Erika Harold: Illinois Governor Defends Republican Attorney General Candidate Haunted by 'Anti-gay' Adoption Comments

Erika Harold is running to be the Attorney General of Illinois. Joe Scarnici/Getty Images for Fortune

The governor of Illinois has reaffirmed his endorsement of the Illinois Attorney General candidate who allegedly claimed child abusers make better parents than gay people.

A former Miss America beauty contest winner, Republican candidate Erika Harold is alleged to have made the comments at a 2000 pageant in a behind-the-scenes interview.

Republican governor Bruce Rauner described the scandal as a "political hit job" at a press conference attended by reporters from NBC affiliate Chicago 5. Speaking ahead of the election in the autumn, he described Harold as a "person of great talent and integrity and good will," and added that he thought gay adoption could be a "good option." Rauner did not immediately respond to a Newsweek request for comment.

Multiple sources, including judges and pageant officials, reportedly raised concerns to Chicago 5 about comments Harold made regarding gay parents during the 2000 Miss Illinois pageant.

Governor of Illinois Bruce Rauner called the scandal a "hit job". Alex Wong/Getty Images

Harold—whose mother was a social worker—was reportedly asked by contest officials if, given the choice, she would place a child into foster care with a loving gay couple or a heterosexual couple who were known child abusers.

Three sources allegedly told NBC 5 that she would choose child abusers. One described her comments as "shocking" and said they "stopped the room."

Read more: Why LGBT rights groups are worried about Georgia's Keep Faith in Adoption and Foster Care Act

Harold did not immediately respond to a request for comment. Earlier this week, she spoke out against the allegations, telling ABC 7: "I don't remember the specific exchange that was alleged by the anonymous sources."

"What I do remember is that at the time I would not have supported same-sex adoption, but what I want to make very clear is my position today, which is I strongly support same-sex adoption and same-sex foster parenting," she said.

But a pageant official alleged her comments cost her the competition, and "there's no way she does not remember."

Harold countered in the interview with ABC 7 that she became Miss Illinois and Miss America two years after the 2000 contest, and "nobody has a problem at the time with me representing the organization and being a strong ambassador for it."

The current Miss Illinois Scholarship Organization executive director Ashley Hatfield said: "It is troubling that people claiming to be former pageant officials are anonymously attacking former contestants. No one associated with the Miss Illinois Organization is making these claims, and it is not representative of the organization. All current and future contestants should compete without the fear of being anonymously attacked by pageant officials. Erika was an outstanding Miss Illinois and Miss America, and we are proud of her work with our organization."

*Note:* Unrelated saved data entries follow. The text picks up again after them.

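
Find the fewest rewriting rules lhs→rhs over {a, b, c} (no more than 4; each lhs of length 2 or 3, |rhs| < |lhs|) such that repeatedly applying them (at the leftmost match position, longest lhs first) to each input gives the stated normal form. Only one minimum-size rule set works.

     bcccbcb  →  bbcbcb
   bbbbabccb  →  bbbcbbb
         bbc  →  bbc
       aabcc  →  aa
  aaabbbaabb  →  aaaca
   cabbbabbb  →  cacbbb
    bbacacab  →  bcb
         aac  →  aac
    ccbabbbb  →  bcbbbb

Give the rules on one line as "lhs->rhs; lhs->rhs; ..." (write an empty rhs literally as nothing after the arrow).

  | bcccbcb => bbcbcb
  | bbbbabccb => bbbcbccb => bbbcbbb
  | bbc
  | aabcc => aabb => aa

abb->a; ba->c; cc->b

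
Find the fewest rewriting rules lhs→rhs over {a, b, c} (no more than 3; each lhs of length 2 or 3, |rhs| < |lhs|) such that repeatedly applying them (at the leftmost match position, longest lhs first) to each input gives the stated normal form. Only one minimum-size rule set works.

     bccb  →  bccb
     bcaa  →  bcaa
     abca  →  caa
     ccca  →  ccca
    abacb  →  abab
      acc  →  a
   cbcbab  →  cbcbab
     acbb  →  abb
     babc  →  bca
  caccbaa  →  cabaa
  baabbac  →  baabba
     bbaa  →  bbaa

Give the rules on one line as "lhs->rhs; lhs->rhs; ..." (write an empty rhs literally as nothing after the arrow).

  | bccb
  | bcaa
  | abca => caa
  | ccca

abc->ca; ac->a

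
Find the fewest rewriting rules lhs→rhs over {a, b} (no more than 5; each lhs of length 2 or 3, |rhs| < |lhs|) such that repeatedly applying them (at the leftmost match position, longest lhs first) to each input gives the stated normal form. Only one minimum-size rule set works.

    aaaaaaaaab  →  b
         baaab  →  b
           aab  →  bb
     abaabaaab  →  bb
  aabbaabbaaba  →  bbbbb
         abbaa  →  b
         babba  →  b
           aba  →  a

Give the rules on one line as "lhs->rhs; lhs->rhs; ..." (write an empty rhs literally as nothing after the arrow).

aa->b; ab->; ba->; baa->b

  | aaaaaaaaab => baaaaaaab => baaaaab => baaab => bab => b
  | baaab => bab => b
  | aab => bb
  | abaabaaab => aabaaab => bbaaab => bbab => bb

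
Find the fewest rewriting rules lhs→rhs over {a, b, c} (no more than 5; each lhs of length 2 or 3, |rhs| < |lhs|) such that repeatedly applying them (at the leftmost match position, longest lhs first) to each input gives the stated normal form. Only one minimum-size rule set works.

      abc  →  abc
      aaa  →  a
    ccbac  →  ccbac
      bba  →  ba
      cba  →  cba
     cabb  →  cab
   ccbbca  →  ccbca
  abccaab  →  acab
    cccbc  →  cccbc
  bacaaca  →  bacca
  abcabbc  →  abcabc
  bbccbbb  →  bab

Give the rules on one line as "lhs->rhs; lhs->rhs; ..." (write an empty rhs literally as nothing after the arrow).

aa->; baa->c; bb->b; bcc->ba

  | abc
  | aaa => a
  | ccbac
  | bba => ba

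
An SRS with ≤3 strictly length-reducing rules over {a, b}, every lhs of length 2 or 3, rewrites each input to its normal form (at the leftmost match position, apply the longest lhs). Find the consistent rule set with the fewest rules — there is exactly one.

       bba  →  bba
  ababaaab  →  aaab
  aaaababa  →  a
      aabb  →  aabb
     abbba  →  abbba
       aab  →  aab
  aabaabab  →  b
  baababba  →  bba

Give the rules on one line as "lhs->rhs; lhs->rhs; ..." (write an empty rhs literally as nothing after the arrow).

  | bba
  | ababaaab => babaaab => aaab
  | aaaababa => aaababa => aababa => ababa => baba => a
  | aabb

aba->ba; baa->b; bab->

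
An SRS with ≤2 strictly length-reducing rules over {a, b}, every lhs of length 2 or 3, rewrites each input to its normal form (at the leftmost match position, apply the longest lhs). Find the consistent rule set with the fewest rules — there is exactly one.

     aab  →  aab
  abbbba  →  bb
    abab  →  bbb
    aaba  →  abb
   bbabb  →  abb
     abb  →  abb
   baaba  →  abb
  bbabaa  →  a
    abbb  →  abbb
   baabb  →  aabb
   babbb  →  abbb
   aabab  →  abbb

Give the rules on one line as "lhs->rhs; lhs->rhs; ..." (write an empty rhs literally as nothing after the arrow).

aba->bb; ba->a

  | aab
  | abbbba => abbba => abba => aba => bb
  | abab => bbb
  | aaba => abb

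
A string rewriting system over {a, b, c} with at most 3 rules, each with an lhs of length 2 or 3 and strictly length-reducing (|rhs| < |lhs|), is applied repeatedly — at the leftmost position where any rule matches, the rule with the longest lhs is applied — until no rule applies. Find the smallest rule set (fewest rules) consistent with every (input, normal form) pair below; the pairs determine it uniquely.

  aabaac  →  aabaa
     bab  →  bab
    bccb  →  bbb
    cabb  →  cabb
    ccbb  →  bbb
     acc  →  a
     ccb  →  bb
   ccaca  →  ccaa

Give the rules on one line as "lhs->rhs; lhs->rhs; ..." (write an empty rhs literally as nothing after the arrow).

  | aabaac => aabaa
  | bab
  | bccb => bbb
  | cabb

ac->a; ccb->bb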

Pat Quinn, the Democratic candidate for the seat of Illinois Attorney General, said in a statement that Harold's reported views should "alarm everyone in Illinois."

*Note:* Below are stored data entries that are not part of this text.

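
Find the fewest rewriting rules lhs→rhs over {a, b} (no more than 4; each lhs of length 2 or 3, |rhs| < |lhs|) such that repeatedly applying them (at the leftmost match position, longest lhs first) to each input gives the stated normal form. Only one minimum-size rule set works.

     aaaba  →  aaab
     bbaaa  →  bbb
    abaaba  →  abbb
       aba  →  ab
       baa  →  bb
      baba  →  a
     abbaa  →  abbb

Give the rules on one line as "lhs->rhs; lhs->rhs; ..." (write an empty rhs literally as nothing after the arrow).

  | aaaba => aaab
  | bbaaa => bbba => bbb
  | abaaba => abbba => abbb
  | aba => ab

ba->b; baa->bb; bab->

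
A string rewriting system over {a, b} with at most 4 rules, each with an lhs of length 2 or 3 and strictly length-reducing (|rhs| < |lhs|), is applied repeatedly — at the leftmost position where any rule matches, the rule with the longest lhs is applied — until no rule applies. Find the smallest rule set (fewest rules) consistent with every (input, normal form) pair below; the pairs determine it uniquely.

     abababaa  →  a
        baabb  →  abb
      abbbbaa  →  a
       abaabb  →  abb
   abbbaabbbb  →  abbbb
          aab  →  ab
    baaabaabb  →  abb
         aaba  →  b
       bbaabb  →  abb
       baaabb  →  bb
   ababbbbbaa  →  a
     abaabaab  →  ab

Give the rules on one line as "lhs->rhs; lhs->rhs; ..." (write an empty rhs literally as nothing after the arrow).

  | abababaa => bbabaa => babaa => abaa => ba => a
  | baabb => aabb => abb
  | abbbbaa => abbbaa => abbaa => abaa => ba => a
  | abaabb => babb => abb

aa->a; aaa->; aba->b; ba->a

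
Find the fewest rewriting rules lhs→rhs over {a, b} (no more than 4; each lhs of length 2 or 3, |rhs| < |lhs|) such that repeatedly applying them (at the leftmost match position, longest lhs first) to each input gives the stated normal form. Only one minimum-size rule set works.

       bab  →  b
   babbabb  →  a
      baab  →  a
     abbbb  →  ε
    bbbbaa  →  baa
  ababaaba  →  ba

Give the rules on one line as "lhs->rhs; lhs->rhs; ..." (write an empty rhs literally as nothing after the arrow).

aab->b; ab->; bb->a

  | bab => b
  | babbabb => bbabb => aabb => bb => a
  | baab => bb => a
  | abbbb => bbb => ab => ε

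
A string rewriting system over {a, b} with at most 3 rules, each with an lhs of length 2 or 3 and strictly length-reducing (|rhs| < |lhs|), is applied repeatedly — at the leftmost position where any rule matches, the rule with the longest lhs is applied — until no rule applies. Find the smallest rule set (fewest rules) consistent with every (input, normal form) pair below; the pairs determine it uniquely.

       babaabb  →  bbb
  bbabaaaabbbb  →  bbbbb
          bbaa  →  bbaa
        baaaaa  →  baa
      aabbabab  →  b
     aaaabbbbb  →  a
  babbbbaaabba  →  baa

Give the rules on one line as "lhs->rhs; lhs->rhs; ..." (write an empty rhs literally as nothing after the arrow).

aaa->; aab->; ab->a

  | babaabb => baaabb => bbb
  | bbabaaaabbbb => bbaaaaabbbb => bbaabbbb => bbbbb
  | bbaa
  | baaaaa => baa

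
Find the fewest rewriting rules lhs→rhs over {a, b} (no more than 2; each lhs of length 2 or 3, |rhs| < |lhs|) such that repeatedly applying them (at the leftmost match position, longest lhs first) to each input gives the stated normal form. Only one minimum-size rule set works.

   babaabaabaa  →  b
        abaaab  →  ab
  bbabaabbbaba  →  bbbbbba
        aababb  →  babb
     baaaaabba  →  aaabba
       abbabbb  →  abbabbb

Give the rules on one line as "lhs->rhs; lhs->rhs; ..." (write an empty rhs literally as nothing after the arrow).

  | babaabaabaa => bbaabaabaa => bbaabaa => bbaa => b
  | abaaab => baaab => ab
  | bbabaabbbaba => bbbaabbbaba => bbbbbaba => bbbbbba
  | aababb => ababb => babb

aba->ba; baa->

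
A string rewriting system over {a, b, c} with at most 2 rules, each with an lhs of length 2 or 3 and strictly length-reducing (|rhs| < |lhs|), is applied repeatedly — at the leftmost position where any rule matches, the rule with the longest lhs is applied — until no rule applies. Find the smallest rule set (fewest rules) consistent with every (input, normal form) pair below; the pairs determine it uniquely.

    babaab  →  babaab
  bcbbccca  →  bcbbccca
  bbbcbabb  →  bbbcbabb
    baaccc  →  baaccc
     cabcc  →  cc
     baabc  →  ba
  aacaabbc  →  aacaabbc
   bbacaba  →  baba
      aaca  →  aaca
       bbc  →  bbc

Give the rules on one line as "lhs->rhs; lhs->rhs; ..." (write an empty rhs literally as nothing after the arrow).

abc->; bac->

  | babaab
  | bcbbccca
  | bbbcbabb
  | baaccc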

"Ms Harold should know that there is never a situation when it is acceptable to knowingly put children in an unsafe home," he said.

Erika Harold is crowned as Miss American 2003 by former Miss America 2002 Katie Harmon on September 21, 2002. William Thomas Cain/Getty Images

Illinois Collaboration on Youth mirrored Quinn's sentiments, saying in a public statement addressed to all public officials: "There is never a situation when it is acceptable to knowingly put children into a dangerous or unsafe home."

"Children and youth who have been abused or neglected deserve to have their elected officials be their fiercest advocates, protecting their safety and well-being," the statement added.